The success of the tour led to an invitation back to the UK in November for further “Indestructible Beat” gigs, eventually leading to Mahlathini and the Mahotella Queens undertaking their first standalone UK concerts in early 1989. Released by Umsakazo Records, Music Inferno: The Indestructible Beat Tour 1988-89 draws from all of these performances. “Now, we’re going to give you the real Soweto sound, which is called mbaqanga,” announces singer Mahlathini, the ‘Lion of Soweto,’ ushering in this 20-track collection of crisp recordings that captures the collective’s fiery grooves, tight interplay, and strong stage presence. With a couple of sound checks tacked on to the end of the set, the intent throughout is clearly to make this the band’s definitive live release.

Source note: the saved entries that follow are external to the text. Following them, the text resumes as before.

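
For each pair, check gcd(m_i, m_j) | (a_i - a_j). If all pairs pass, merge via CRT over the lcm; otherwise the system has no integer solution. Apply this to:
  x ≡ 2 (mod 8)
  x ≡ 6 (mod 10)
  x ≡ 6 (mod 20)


Moduli 8, 10, 20 are not pairwise coprime, so CRT works modulo lcm(m_i) when all pairwise compatibility conditions hold.
Pairwise compatibility: gcd(m_i, m_j) must divide a_i - a_j for every pair.
Merge one congruence at a time:
  Start: x ≡ 2 (mod 8).
  Combine with x ≡ 6 (mod 10): gcd(8, 10) = 2; 6 - 2 = 4, which IS divisible by 2, so compatible.
    Write x = 2 + 8·t and substitute into x ≡ 6 (mod 10): 8·t ≡ 6 − 2 = 4 (mod 10).
    Divide the congruence (and modulus) by g = 2: 4·t ≡ 2 (mod 5).
    The inverse of 4 mod 5 is 4 (since 4·4 = 16 = 3·5 + 1), so t ≡ 4·2 = 8 ≡ 3 (mod 5).
    Then x = 2 + 8·3 = 26, valid modulo lcm(8, 10) = 40: x ≡ 26 (mod 40).
  Combine with x ≡ 6 (mod 20): gcd(40, 20) = 20; 6 - 26 = -20, which IS divisible by 20, so compatible.
    Write x = 26 + 40·t and substitute into x ≡ 6 (mod 20): 40·t ≡ 6 − 26 = -20 (mod 20).
    Divide the congruence (and modulus) by g = 20: 2·t ≡ -1 (mod 1).
    Modulo 1 every t works; take t = 0.
    Then x = 26 + 40·0 = 26, valid modulo lcm(40, 20) = 40: x ≡ 26 (mod 40).
Verify: 26 mod 8 = 2, 26 mod 10 = 6, 26 mod 20 = 6.

x ≡ 26 (mod 40).


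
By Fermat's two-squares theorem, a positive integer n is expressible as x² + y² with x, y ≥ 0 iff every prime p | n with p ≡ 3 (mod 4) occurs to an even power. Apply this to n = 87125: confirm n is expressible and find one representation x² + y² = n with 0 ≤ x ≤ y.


Step 1: Factor n = 87125 = 5^3 · 17 · 41.
Step 2: Check the mod-4 condition on each prime factor: 5 ≡ 1 (mod 4), exponent 3; 17 ≡ 1 (mod 4), exponent 1; 41 ≡ 1 (mod 4), exponent 1.
All primes ≡ 3 (mod 4) appear to even exponent (or don't appear), so by the two-squares theorem n IS expressible as a sum of two squares.
Step 3: Build a representation. Group n = k² · m with k = 5 and m = 5 · 17 · 41 = 3485 (a product of primes ≡ 1 (mod 4)); a representation of m scales to one of n via (k·x)² + (k·y)² = k²(x² + y²). Each prime p ≡ 1 (mod 4) is itself a sum of two squares; find a² by testing p − a² for a perfect square:
  5: 5 − 1² = 4 = 2² ⇒ 5 = 1² + 2².
  17: 17 − 1² = 16 = 4² ⇒ 17 = 1² + 4².
  41: 41 − 1² = 40, 41 − 2² = 37, 41 − 3² = 32, 41 − 4² = 25 = 5² ⇒ 41 = 4² + 5².
  Combine using the Brahmagupta–Fibonacci identity (a² + b²)(c² + d²) = (ac − bd)² + (ad + bc)² = (ac + bd)² + (ad − bc)²:
  5 · 17 = 85: from (1² + 2²)(1² + 4²), take (1·1 − 2·4, 1·4 + 2·1) = (1 − 8, 4 + 2) = (-7, 6); dropping signs (only squares matter) gives (7, 6); check 7² + 6² = 49 + 36 = 85 ✓.
  85 · 41 = 3485: from (7² + 6²)(4² + 5²), take (7·4 − 6·5, 7·5 + 6·4) = (28 − 30, 35 + 24) = (-2, 59); dropping signs (only squares matter) gives (2, 59); check 2² + 59² = 4 + 3481 = 3485 ✓.
  Scale by k = 5: (5·2, 5·59) = (10, 295).
Step 4: Order so x ≤ y and verify: 10² + 295² = 100 + 87025 = 87125 = n. ✓

n = 87125 = 10² + 295² (one valid representation with x ≤ y).


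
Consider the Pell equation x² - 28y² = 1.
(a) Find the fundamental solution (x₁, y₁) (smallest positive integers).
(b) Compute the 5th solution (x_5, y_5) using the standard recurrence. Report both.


Step 1: Find the fundamental solution (x₁, y₁) of x² - 28y² = 1.
  Expand √28 as a continued fraction. a₀ = ⌊√28⌋ = 5; iterate m_{k+1} = d_k·a_k − m_k, d_{k+1} = (28 − m_{k+1}²)/d_k, a_{k+1} = ⌊(a₀ + m_{k+1})/d_{k+1}⌋ (starting m₀ = 0, d₀ = 1), with convergents p_k = a_k·p_{k-1} + p_{k-2}, q_k = a_k·q_{k-1} + q_{k-2} (p₋₁ = 1, q₋₁ = 0):
  k = 0: a₀ = 5; p₀/q₀ = 5/1; p₀² − 28·q₀² = 25 − 28 = -3.
  k = 1: m = 5, d = 3, a = ⌊(5 + 5)/3⌋ = 3; p/q = (3·5 + 1)/(3·1 + 0) = 16/3; p² − 28·q² = 256 − 252 = 4.
  k = 2: m = 4, d = 4, a = ⌊(5 + 4)/4⌋ = 2; p/q = (2·16 + 5)/(2·3 + 1) = 37/7; p² − 28·q² = 1369 − 1372 = -3.
  k = 3: m = 4, d = 3, a = ⌊(5 + 4)/3⌋ = 3; p/q = (3·37 + 16)/(3·7 + 3) = 127/24; p² − 28·q² = 16129 − 16128 = 1.
  The first convergent with p² − 28·q² = 1 gives the fundamental solution (x₁, y₁) = (127, 24).
Step 2: Apply the recurrence (x_{n+1}, y_{n+1}) = (x₁x_n + 28y₁y_n, x₁y_n + y₁x_n) repeatedly.
  From (x_1, y_1) = (127, 24): x_2 = 127·127 + 28·24·24 = 32257; y_2 = 127·24 + 24·127 = 6096.
  From (x_2, y_2) = (32257, 6096): x_3 = 127·32257 + 28·24·6096 = 8193151; y_3 = 127·6096 + 24·32257 = 1548360.
  From (x_3, y_3) = (8193151, 1548360): x_4 = 127·8193151 + 28·24·1548360 = 2081028097; y_4 = 127·1548360 + 24·8193151 = 393277344.
  From (x_4, y_4) = (2081028097, 393277344): x_5 = 127·2081028097 + 28·24·393277344 = 528572943487; y_5 = 127·393277344 + 24·2081028097 = 99890897016.
Step 3: Verify x_5² - 28·y_5² = 279389356586511295719169 - 279389356586511295719168 = 1 (should be 1). ✓

(x_1, y_1) = (127, 24); (x_5, y_5) = (528572943487, 99890897016).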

Essential to their magic is Mahlathini’s croaky, powerful, basso-profundo style—we’re talking Howlin’ Wolf levels of gravel here—and the way it contrasts with the sweet tones of girl group the Mahotella Queens and the jaunty afro-pop of The Makgona Tsohle Band. The vocalists intertwine on “Safa Indiala” over the kind of sunny guitars and upbeat percussion that some westerners will recognize from Paul Simon and Vampire Weekend’s copy jobs. Vocals veer from the Zulu language to English. “When a child is born in Africa/ We’re all real happy,” the group sings on opener “Awuthele Kancane,” “Because the future is theirs/ They are the future.”
The party atmosphere never lets up. The horns are always joyous. Mahlathini is a charismatic host, speaking to the crowd directly with call-and-response prompts and anecdotes.It all adds up to an essential mbaqanga release, thankfully preserved.